Australia's navy is suffering from
a serious geek shortage. With a total strength of 13,000, being short a few
dozen people in some job categories can have serious repercussions. For
technical specialties, you either have some key technical people on a ship, or
that ship doesn't go to sea. Currently, the navy is 35 percent short of marine
engineering officers, 28 percent for weapons (electrical) engineering officers
and 16 percent for principal warfare officers. The marine engineering officers
are in charge of the engines and other mechanical equipment on the ship. The
weapons officers are responsible for keeping the complex electronics in weapons
functional. The warfare officers know how to get all the weapons systems to
operate together. Ships still put to sea, short one or two of these officers,
which puts a heavier workload on the ones who are aboard.
Australian warships have been active in the war on
terror, resulting in many crews being away from home for up to six months at a
time. There are shortages of both officers and sailors with technical skills.

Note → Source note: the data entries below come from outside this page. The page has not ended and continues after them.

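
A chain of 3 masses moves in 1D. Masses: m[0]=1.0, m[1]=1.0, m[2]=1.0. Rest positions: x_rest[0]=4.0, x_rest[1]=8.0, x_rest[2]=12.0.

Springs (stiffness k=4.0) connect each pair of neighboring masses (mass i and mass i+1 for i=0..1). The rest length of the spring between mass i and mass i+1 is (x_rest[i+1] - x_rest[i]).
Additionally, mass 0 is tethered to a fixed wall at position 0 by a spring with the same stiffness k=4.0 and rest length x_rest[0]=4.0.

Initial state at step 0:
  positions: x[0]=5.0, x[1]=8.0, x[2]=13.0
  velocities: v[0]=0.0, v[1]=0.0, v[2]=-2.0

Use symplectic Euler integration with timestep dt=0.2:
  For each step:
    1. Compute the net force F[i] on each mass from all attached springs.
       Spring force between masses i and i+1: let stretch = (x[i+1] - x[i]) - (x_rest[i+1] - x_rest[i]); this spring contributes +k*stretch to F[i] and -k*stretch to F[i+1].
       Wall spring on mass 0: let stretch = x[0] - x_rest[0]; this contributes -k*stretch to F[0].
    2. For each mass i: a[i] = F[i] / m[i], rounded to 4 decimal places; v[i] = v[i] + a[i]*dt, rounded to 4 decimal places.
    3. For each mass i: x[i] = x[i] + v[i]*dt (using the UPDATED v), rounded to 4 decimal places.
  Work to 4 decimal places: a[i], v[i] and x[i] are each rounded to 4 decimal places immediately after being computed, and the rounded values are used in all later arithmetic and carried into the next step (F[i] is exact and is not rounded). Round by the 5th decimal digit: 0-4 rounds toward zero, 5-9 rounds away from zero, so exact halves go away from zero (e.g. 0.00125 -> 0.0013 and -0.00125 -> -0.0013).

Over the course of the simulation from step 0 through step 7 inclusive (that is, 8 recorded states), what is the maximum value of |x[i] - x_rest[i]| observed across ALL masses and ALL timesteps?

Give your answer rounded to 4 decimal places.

Step 0: x=[5.0000 8.0000 13.0000] v=[0.0000 0.0000 -2.0000]
Step 1: x=[4.6800 8.3200 12.4400] v=[-1.6000 1.6000 -2.8000]
Step 2: x=[4.1936 8.7168 11.8608] v=[-2.4320 1.9840 -2.8960]
Step 3: x=[3.7599 8.8929 11.4186] v=[-2.1683 0.8806 -2.2112]
Step 4: x=[3.5459 8.6519 11.2122] v=[-1.0698 -1.2052 -1.0318]
Step 5: x=[3.5816 8.0035 11.2362] v=[0.1783 -3.2418 0.1200]
Step 6: x=[3.7517 7.1649 11.3830] v=[0.8505 -4.1932 0.7338]
Step 7: x=[3.8676 6.4550 11.4949] v=[0.5797 -3.5493 0.5593]
Max displacement = 1.5450

Answer: 1.5450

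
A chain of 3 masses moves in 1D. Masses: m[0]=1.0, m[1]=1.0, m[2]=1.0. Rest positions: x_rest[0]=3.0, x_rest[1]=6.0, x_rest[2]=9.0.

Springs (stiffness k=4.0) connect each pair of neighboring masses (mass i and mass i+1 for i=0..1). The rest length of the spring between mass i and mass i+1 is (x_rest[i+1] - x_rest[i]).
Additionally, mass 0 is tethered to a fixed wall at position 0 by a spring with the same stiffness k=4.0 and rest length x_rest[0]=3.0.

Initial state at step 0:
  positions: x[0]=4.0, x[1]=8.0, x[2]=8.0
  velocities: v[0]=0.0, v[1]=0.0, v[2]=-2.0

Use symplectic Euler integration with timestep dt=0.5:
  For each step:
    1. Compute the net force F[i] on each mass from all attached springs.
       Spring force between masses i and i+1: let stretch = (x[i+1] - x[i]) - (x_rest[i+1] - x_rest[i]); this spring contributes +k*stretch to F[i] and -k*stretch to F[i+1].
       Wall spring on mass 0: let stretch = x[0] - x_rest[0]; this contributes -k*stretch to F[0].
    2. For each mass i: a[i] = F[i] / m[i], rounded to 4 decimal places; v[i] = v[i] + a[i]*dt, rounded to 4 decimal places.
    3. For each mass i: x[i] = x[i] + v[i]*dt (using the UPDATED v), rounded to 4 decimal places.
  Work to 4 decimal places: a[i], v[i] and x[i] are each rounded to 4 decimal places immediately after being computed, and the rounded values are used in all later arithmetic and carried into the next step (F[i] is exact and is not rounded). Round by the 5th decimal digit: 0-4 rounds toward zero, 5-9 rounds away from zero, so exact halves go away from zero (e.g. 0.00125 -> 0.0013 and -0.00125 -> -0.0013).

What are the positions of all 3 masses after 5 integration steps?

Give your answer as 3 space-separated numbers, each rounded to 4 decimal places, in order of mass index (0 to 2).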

The situation is further complicated by a booming
economy, and big demand for those with engineering degrees, and a few years of
experience. This makes it easy for engineering officers to leave the navy and
get a higher paying, and more comfortable, job. The navy is responding with
cash bonuses, better living and working conditions, and other fringe benefits.
All Western navies have similar problems, and have
applied similar solutions, with some degree of success.